# Missing Data: Titles and Abstracts

### Overview Lecture for Missing Data

Jae-Kwang Kim

LAS Dean's professor (2020-2022)

Iowa State University, Ames, IA

Part 1. Information bias and its remedies

Part 2. Selection bias and its remedies

Information bias and selection biases are the main features of incomplete data. In the overview lecture, we cover these problems in the statistical framework and introduce statistical tools for handling incomplete data. Topics includes measurement error models, observed likelihood, denoising, mean score theorem, EM algorithm, and sample likelihood. The overview lecture does not assume strong background in statistics.
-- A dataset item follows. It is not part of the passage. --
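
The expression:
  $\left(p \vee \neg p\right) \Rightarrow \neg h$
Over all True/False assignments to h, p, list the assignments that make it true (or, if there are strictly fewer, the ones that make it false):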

Minimum knowledge in undergraduate mathematical statistics should be enough to understand the basic ideas in this overview lecture.

### Two key ideas in survey nonresponse: response propensity and missing

at random

Roderick Little, University of Michigan, Ann Arbor

Richard D. Remington Distinguished University Professor of Biostatistics

I present recent work concerning two key ideas in survey nonresponse, namely response propensity and missing at random. I propose a specific

definition of the response propensity that clarifies the conditioning, and weakened sufficient conditions for missing at random for asymptotic

frequentist maximum likelihood inference. Finally I show how an explicit modeling approach allows certain missing not at random mechanisms to be identified when there is post-stratification information.

### Applying Non-Ignorable Missing Data to U.S. Election Polling Data

Rebecca Andridge

Associate Professor, Biostatistics

The Ohio State University

Among the numerous explanations that have been offered for recent polling errors in U.S. pre-election surveys, selection bias due to non- gnorable partisan nonresponse bias, where the probability of responding to a poll is a function of the candidate preference that a poll is attempting to measure (even after conditioning on other relevant covariates used for weighting adjustments), has received relatively less focus in the academic literature. Under this type of selection mechanism, estimates of candidate preferences based on individual or aggregated polls may be subject to significant bias, even after standard weighting adjustments. Until recently, methods for measuring and adjusting for this type of non-ignorable nonresponse or selection bias have been unavailable. This talk describes a simple model-based index of the potential bias in estimates of population proportions (e.g., candidate preference) due to non-ignorable nonresponse/selection mechanisms. The index depends in an inestimable parameter that captures the amount of deviation from missingness at random; this parameter ranges from 0 to 1 and naturally lends itself tto a sensitivity analysis. We analyze publicly available data from seven different pre-election polls conducted in seven different \swing" states by ABC and the Washington Post in 2020, and evaluate the ability of these new measures to detect bias in estimates of the proportion of likely voters in each state that will vote for President Trump. Using official election outcomes in each state as benchmarks and alternative data sources for estimating key characteristics of the likely voter populations in each state, we evaluate the ability of the

new measure to 1) detect potential selection bias in these estimates, and 2) adjust for that bias when official pre-election polling estimates are produced.

### Model-based Imputation Methods For Small Area Estimation

Partha Lahiri

Director, Joint Program in Survey Methodology (JPSM),

Professor, JPSM and Department of Mathematics,

University of Maryland, College Park

There is a growing demand to produce reliable estimates of different characteristics of interest for small geographical areas (e.g.., states) or domains obtained by a cross-classification of different demographic factors such as age, sex, race/ethnicity. The information on the outcome variable(s) of interest often comes from a sample survey that targets reliable estimation for large areas (e.g., national level). In this talk, I will discuss how model-based imputation methods can be used to improve inferences about different small area or domain parameters. The proposed method essentially uses suitable statistical models that can be used to extract information from multiple data sources. We illustrate the proposed methodology in the context of election projection for small areas. The talk is based on collaborative research with UMD students Aditi Sen and Zhenyu Yue.

### Information Projection Approach to Propensity Estimation for Handling Missing Data

Jae-Kwang Kim

LAS Dean's professor (2020-2022)

Iowa State University, Ames, IA

Missing data is frequently encountered in practice. Propensity score estimation is a popular tool for handling such missingness. The propensity score is often developed using the model for the response probability, which can be subject to model misspecification. In this talk, we consider

an alternative approach of estimating the inverse of the propensity scores using the density ratio function. By partitioning the sample into two groups based on the response status of the elements, we can apply the density ratio function estimation method and obtain the inverse propensity scores for nonresponse adjustment. Density ratio estimation can be obtained by applying the so-called maximum entropy method, which uses the Kullback-Leibler divergence measure under calibration constraints. By including the covariates for the outcome regression models only into the density ratio model, we can achieve efficient propensity score estimation. We further extend the proposed approach to the multivariate missing case. Some limited simulation studies are presented to compare with the existing methods.